INDIA’S GEOSPATIAL ECONOMY

  • India’s geospatial economy is expected to cross Rs 63,000 crore by 2025 at a growth rate of 12.8% and to provide employment to more than 10 lakh people mainly through Geospatial Start-Ups.
  • This was stated here today by Union Minister for Science and Technology and Ministry of Earth Sciences, Dr Jitendra Singh while addressing the Second United Nations World Geospatial Information Congress (UN-WGIC) 2022 in Hyderabad today.
  • The 5-day conference is being attended by over 2,000 delegates including 700 plus international delegates & participants from about 150 countries.
  • Moreover, National Mapping Agencies (NMAs) like the Survey of India, which has a glorious history of 255 years, senior officials, non-governmental organizations, academia, and industry, user, & private sector from across the globe are taking part in the Geospatial Congress.
  • The current boom of technology-led start-ups, there are around 250 Geospatial StartUps in India and to give further boost to this sector, the Minister unveiled a Geospatial Incubator today.
  • The national organizations like Survey of India, Geological Survey of India, National Atlas and Thematic Mapping Organization (NATMO), Indian Space Research Organisation (ISRO) and National Informatics Centre implemented several GIS-based pilot projects across a range of domains like waste resource management, forestry, urban planning, etc. to demonstrate the applications of Geospatial Technology.
  • The government, industry, researchers, academia, and civil society are coming together to establish quality geospatial ecosystem to build key solutions.
  • Democratization of Indian geospatial ecosystem will spur domestic innovation and enable Indian companies to compete in the global mapping ecosystem by leveraging modern geospatial technologies and realising the dream of “Atmanirbhar Bharat” or “Self-sufficient India” fully.
  • Geospatial technology and Geographic Information System (GIS) is going to make significant impact in the way India has been adopting this technology and moving ahead
  • The world is looking at India as to how it is using technology to tackle some of the major humanitarian and sustainability problems.
  • Geospatial technologies have been produced, used, and managed in the country for over five decades now, the Government of India’s revolutionary steps towards geospatial democratization, advocacy, and integration over the last few years gave a new momentum to this sector.
  • The Rural Development Ministry has mapped over 45 lakh km of rural roads by using 21 data layers of the map, which has digitized information regarding water bodies, green areas, plots, and other structures essential for administrative purposes.
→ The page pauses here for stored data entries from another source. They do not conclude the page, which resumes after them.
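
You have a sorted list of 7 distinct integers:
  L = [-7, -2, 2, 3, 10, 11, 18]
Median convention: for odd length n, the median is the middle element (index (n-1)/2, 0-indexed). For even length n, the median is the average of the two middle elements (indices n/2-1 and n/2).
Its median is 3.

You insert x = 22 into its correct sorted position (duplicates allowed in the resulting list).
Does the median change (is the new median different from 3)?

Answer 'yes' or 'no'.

Old median = 3
Insert x = 22
New median = 13/2
Changed? yes

Answer: yes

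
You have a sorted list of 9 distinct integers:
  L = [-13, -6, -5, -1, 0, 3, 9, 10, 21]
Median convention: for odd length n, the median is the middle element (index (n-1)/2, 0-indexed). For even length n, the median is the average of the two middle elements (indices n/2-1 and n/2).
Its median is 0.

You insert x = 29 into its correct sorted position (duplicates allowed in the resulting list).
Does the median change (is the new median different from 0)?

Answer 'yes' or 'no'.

Old median = 0
Insert x = 29
New median = 3/2
Changed? yes

Answer: yes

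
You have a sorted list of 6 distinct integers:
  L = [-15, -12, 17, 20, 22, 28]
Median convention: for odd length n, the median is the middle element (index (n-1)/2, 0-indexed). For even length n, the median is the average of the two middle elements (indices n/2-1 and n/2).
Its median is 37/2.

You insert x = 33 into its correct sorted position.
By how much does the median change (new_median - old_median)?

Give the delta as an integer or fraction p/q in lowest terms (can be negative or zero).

Old median = 37/2
After inserting x = 33: new sorted = [-15, -12, 17, 20, 22, 28, 33]
New median = 20
Delta = 20 - 37/2 = 3/2

Answer: 3/2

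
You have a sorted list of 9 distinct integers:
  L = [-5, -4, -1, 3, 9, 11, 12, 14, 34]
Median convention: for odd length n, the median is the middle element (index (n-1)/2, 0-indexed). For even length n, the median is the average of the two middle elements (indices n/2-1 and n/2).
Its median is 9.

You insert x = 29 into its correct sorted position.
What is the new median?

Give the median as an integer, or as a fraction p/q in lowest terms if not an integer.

Answer: 10

Derivation:
Old list (sorted, length 9): [-5, -4, -1, 3, 9, 11, 12, 14, 34]
Old median = 9
Insert x = 29
Old length odd (9). Middle was index 4 = 9.
New length even (10). New median = avg of two middle elements.
x = 29: 8 elements are < x, 1 elements are > x.
New sorted list: [-5, -4, -1, 3, 9, 11, 12, 14, 29, 34]
New median = 10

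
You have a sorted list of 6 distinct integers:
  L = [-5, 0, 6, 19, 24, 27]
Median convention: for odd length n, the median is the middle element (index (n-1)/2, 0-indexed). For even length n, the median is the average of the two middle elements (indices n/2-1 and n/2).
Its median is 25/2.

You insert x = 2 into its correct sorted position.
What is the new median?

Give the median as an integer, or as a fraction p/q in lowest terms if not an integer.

Answer: 6

Derivation:
Old list (sorted, length 6): [-5, 0, 6, 19, 24, 27]
Old median = 25/2
Insert x = 2
Old length even (6). Middle pair: indices 2,3 = 6,19.
New length odd (7). New median = single middle element.
x = 2: 2 elements are < x, 4 elements are > x.
New sorted list: [-5, 0, 2, 6, 19, 24, 27]
New median = 6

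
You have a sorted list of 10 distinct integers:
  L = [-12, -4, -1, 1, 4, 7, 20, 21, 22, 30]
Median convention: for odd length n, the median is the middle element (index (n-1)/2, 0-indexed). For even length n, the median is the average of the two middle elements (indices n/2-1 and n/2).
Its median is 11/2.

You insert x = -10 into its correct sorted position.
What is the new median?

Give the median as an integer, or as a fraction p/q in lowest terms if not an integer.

Old list (sorted, length 10): [-12, -4, -1, 1, 4, 7, 20, 21, 22, 30]
Old median = 11/2
Insert x = -10
Old length even (10). Middle pair: indices 4,5 = 4,7.
New length odd (11). New median = single middle element.
x = -10: 1 elements are < x, 9 elements are > x.
New sorted list: [-12, -10, -4, -1, 1, 4, 7, 20, 21, 22, 30]
New median = 4

Answer: 4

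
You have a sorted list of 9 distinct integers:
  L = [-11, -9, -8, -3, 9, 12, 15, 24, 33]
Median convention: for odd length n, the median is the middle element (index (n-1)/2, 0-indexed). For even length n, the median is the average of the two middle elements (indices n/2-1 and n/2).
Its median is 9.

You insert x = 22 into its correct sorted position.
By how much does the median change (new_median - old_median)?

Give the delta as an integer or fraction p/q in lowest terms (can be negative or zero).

Old median = 9
After inserting x = 22: new sorted = [-11, -9, -8, -3, 9, 12, 15, 22, 24, 33]
New median = 21/2
Delta = 21/2 - 9 = 3/2

Answer: 3/2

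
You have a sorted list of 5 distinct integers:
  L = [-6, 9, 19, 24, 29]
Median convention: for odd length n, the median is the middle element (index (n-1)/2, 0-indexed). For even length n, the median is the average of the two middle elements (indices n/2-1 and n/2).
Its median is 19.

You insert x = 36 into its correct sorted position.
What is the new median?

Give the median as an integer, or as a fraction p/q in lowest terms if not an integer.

Answer: 43/2

Derivation:
Old list (sorted, length 5): [-6, 9, 19, 24, 29]
Old median = 19
Insert x = 36
Old length odd (5). Middle was index 2 = 19.
New length even (6). New median = avg of two middle elements.
x = 36: 5 elements are < x, 0 elements are > x.
New sorted list: [-6, 9, 19, 24, 29, 36]
New median = 43/2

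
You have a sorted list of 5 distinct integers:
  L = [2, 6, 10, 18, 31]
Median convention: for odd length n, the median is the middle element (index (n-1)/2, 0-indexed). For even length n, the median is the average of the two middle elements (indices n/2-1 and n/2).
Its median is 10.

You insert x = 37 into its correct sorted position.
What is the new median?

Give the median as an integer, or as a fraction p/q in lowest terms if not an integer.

Answer: 14

Derivation:
Old list (sorted, length 5): [2, 6, 10, 18, 31]
Old median = 10
Insert x = 37
Old length odd (5). Middle was index 2 = 10.
New length even (6). New median = avg of two middle elements.
x = 37: 5 elements are < x, 0 elements are > x.
New sorted list: [2, 6, 10, 18, 31, 37]
New median = 14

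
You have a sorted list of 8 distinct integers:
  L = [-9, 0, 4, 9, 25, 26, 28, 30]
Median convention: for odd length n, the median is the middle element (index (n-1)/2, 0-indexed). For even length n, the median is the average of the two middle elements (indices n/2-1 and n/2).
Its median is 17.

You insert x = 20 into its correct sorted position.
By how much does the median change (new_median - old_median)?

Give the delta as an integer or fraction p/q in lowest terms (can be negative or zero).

Answer: 3

Derivation:
Old median = 17
After inserting x = 20: new sorted = [-9, 0, 4, 9, 20, 25, 26, 28, 30]
New median = 20
Delta = 20 - 17 = 3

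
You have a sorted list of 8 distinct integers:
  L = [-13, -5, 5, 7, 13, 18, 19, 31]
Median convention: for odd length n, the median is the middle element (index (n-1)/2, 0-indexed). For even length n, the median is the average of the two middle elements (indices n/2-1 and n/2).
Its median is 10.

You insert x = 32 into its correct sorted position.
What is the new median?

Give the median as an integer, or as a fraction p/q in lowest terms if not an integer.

Old list (sorted, length 8): [-13, -5, 5, 7, 13, 18, 19, 31]
Old median = 10
Insert x = 32
Old length even (8). Middle pair: indices 3,4 = 7,13.
New length odd (9). New median = single middle element.
x = 32: 8 elements are < x, 0 elements are > x.
New sorted list: [-13, -5, 5, 7, 13, 18, 19, 31, 32]
New median = 13

Answer: 13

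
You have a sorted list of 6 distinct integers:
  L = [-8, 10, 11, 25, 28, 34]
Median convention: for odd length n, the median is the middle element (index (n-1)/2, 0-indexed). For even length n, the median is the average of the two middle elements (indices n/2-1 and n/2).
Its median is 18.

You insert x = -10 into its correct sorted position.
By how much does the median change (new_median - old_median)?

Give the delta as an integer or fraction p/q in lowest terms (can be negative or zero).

Answer: -7

Derivation:
Old median = 18
After inserting x = -10: new sorted = [-10, -8, 10, 11, 25, 28, 34]
New median = 11
Delta = 11 - 18 = -7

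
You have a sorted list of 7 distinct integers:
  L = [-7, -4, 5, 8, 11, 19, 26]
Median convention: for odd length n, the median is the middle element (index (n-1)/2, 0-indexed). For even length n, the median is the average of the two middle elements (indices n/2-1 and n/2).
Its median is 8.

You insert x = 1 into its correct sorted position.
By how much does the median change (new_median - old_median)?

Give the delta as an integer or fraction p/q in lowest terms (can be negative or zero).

Old median = 8
After inserting x = 1: new sorted = [-7, -4, 1, 5, 8, 11, 19, 26]
New median = 13/2
Delta = 13/2 - 8 = -3/2

Answer: -3/2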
  • nearly 2.6 lakh gram panchayat had been covered by the ministry under the scheme of mapping and digitization.
  • Evolving technologies in geospatial sector has brought about transformational changes whereby even an inch of a land in India can be mapped, thereby providing solid backups for Indian land reforms.
  • The growing needs of skilled geospatial manpower, several universities introduced Geospatial Science and Technology based courses to build human resource capacity and many research projects were taken up, to develop the availability of trained Geospatial manpower.
  • These measures have opened up the untapped opportunity to develop an international GIS services market for the Indian geospatial industry.
  • Indian Minister told the UN Geospatial Congress that the world has advanced from the traditional definition of geospatial information and its applications to a much more dynamic definition of geospatial solution of real-life problems using modern technologies like digital twins and the meta-verse.
  • The world has come a long way from the days of using paper maps for finding places to adopting spatial intelligence in everyday decisions.
  • The recent Covid-19 pandemic management is a remarkable example where geo-enabled technology was used to develop a health service app, which helped in identifying containment zones, aided in monitoring citizen movement, administrating vaccines and ensuring social distancing.
  • Other geo-enabled technologies helped in managing activities like sanitizing hotspots, establishing telemedicine facilities for remote health care and diagnosis, and analysing infrastructure availability to address the health crisis.